Sky Castle will launch the venture’s first project in Downtown Los Angeles. The 512-unit development will convert a 400,000-SF office complex into affordable apartments. It will offer one-, two-, and three-bedroom units for households earning 30% to 80% of area median income. Construction will begin in August.

Kennedy Wilson says a two-bedroom apartment at 60% AMI will rent for $2,248 per month. Comparable market-rate units average about $3,991, based on 2026 HUD data. Jamison CEO Garrett Lee says adaptive reuse lowers development costs. Reusing vacant offices and using city and federal tax incentives reduces costs to about $425,000 per unit. That remains well below typical affordable housing costs in Los Angeles.
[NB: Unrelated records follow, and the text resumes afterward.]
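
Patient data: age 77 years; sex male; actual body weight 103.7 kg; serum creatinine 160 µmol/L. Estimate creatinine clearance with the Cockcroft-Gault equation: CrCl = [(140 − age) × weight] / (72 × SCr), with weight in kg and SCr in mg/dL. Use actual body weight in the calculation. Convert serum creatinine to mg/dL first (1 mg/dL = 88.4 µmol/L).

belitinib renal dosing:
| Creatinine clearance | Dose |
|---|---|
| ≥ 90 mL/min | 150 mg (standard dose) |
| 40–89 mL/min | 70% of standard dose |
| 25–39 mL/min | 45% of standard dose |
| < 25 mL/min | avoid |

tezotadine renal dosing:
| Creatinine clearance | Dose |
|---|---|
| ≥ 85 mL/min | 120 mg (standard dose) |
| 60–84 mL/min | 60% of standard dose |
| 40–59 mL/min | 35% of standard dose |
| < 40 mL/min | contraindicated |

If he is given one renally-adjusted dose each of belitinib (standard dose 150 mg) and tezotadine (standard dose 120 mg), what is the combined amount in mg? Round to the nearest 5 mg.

145 mg

SCr = 160 / 88.4 = 1.81 mg/dL
CrCl = (140 − 77) × 103.7 / (72 × 1.81) = 6533.1 / 130.32 ≈ 50.1 mL/min
CrCl ≈ 50 mL/min.
belitinib: 40–89 mL/min → 70% of 150 mg = 105 mg.
tezotadine: 40–59 mL/min → 35% of 120 mg = 42 mg.
Total = 105 + 42 = 147 mg.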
Conversions Rise as Development Pipeline Shifts

Los Angeles continues to face housing shortages, high borrowing costs, and regulatory delays. However, new incentives now support more affordable housing projects. RAND Corp. reported in May that the city’s 2022 transfer tax generated $1.2B for housing. At the same time, it slowed large commercial real estate transactions.

Jamison has completed 8,000 apartments, including 2,000 office conversions. Another 1,700 converted units remain under construction. Kennedy Wilson manages $36B in assets and went private earlier this year. The firm’s recent expansion of its multifamily platform also strengthened its ability to scale affordable housing investments. The firm owns 45,000 affordable units nationwide and has another 25,000 US units in development.

Many industry groups say office conversions remain the most practical way to deliver affordable housing in core markets. Lower costs and faster approvals improve project economics. The venture also reflects growing investor demand for tax-advantaged housing as traditional value-add opportunities become less attractive.

Why It Matters

The Kennedy Wilson–Jamison venture highlights two major shifts in Los Angeles. First, public incentives now attract institutional capital into affordable housing. Tax credits and tax-exempt bonds, expanded under the One Big Beautiful Bill Act, improve project economics. Bridges at Kennedy Wilson says those incentives help projects reach roughly $425,000 per unit. Los Angeles still needs more than 500,000 affordable homes, making this model attractive for other expensive markets.

Second, the venture reflects the city’s housing and office challenges. Mayor Karen Bass continues to face pressure over housing shortages and wildfire-related demand. Since taking office, the city has permitted 42,000 affordable units, with 6,000 under construction. Joshua Baum of Hilgard Economics says another 4,000 units help but address only a fraction of demand. As office demand stays weak, more investors will likely pursue similar conversions where government incentives improve returns.

What’s Next

Construction at Sky Castle will begin in August. The partners plan to complete the 4,000-unit pipeline over the next five years. They will combine adaptive reuse and ground-up development based on available incentives and suitable sites.

Investors will watch whether other cities adopt similar public-private partnerships. Strong returns in high-cost markets could encourage more institutional capital if traditional commercial real estate remains under pressure.